離別の不死王ヘバナ 様
その出来事はしばらく前に遡る。
俺の知りようもない、異世界でそれは起きていた。石造りの暗い神殿の、その最奥。
「伏せよ」
不死王がゆらりと指を向け、告げる。それだけで戦いは決着するはずであった。だが果たして、その男は身の丈程もある長剣を軽々と振り上げると、不死王に向けて突進した。
「効かん!」
布と革で出来た軽装の鎧に身を包み、猛然と不死王に迫る。
「……裂けよ!」
不死王が指を振るだけで、その男は真っ二つに裂ける。そのはずだった。しかしその長剣が勢いよく振られると、空中で何かが弾ける音が響く。

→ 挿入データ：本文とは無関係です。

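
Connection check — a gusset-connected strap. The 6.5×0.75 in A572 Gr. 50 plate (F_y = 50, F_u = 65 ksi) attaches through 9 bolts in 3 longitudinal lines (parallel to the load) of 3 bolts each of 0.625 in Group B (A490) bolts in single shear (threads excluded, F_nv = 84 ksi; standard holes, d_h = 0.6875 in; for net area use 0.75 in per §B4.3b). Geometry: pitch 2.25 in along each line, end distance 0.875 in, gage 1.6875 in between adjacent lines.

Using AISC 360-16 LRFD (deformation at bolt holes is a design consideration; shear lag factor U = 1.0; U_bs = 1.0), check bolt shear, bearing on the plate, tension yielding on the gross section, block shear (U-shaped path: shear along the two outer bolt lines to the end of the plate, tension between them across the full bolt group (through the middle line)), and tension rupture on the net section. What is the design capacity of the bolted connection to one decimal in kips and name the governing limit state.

Bolt shear: A_b = π(0.625)²/4 = 0.3068 in². φR_n = 0.75 × 84 × 0.3068 × 9 × 1 = 174.0 kips.
Bearing (0.75 in plate, F_u = 65 ksi): end bolts L_c = 0.875 − 0.6875/2 = 0.53125, R_n = min(1.2×0.53125×0.75×65, 2.4×0.625×0.75×65) = 31.078 kips/bolt; interior L_c = 2.25 − 0.6875 = 1.5625, R_n = 73.125 kips/bolt. φR_n = 0.75 × (3×31.078 + 6×73.125) = 399.0 kips.
Tension yield (gross): A_g = 6.5×0.75 = 4.875 in². φR_n = 0.90 × 50 × 4.875 = 219.4 kips.
Block shear: shear path 2×[0.875+2×2.25] = 2×5.375 in, A_gv = 8.0625, A_nv = 2×(5.375 − 2.5×0.75)×0.75 = 5.25 in²; tension across gage: (3.375 − 2×0.75)×0.75 = 1.4063 in². R_n = min(0.6×65×5.25, 0.6×50×8.0625) + 1.0×65×1.4063 = min(204.75, 241.88) + 91.41 = 296.16 kips. φR_n = 0.75 × 296.16 = 222.1 kips.
Tension rupture (net): A_n = (6.5 − 3×0.75)×0.75 = 3.1875 in² (U = 1.0, A_e = A_n). φR_n = 0.75 × 65 × 3.1875 = 155.4 kips.
Governing: min(174.0, 399.0, 219.4, 222.1, 155.4) = 155.4 kips → net-section rupture.

155.4 kips (net-section rupture governs)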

それは不死王の放った不可視にして触れられざる一撃を、刃で弾き飛ばした音であった。
不死王は驚愕のあまり次の一手に迷う。放った魔法は刀剣で物理的に受け止められるような、そんなものではなかった。極めて濃密な魔法による防御があって、初めて防ぐ事が可能な一撃だったのだ。
それを易々と防ぐとなれば、どんな攻撃を行うべきか。剣一本でやってのけた仕組みがわからない為に、不死王に一瞬の迷いが生まれた。
「不死王ヘバナ! その永遠の命のために、何人の罪なき人を苦しめた!」
叫びながら振った一撃で、立ち塞がった亡者が吹き飛ぶ。刀身よりも長い範囲で、男の倍はある巨体の亡者が切断された。
「笑わせるな勇者よ。我が魔道を阻む者に、罪がないとでも言うつもりか?」
「その傲慢さ、人に非ず! 闇に還るが良い!」
「裂け、潰れ、燃え、砕けよ」
不死王の指が向けたのは、必殺の連続攻撃。しかしやはり、その目には見えない攻撃は長剣に弾かれる。
「なるほど……。ゆうしゃのつるぎ、か」
納得したように頷くと、不死王は己の不利を悟る。その長剣は恐らく、ありとあらゆる存在に干渉し、拒絶する。どうやって目に見えない攻撃に長剣を当てているのかは別にして、いくら魔法を放った所で無駄だろう。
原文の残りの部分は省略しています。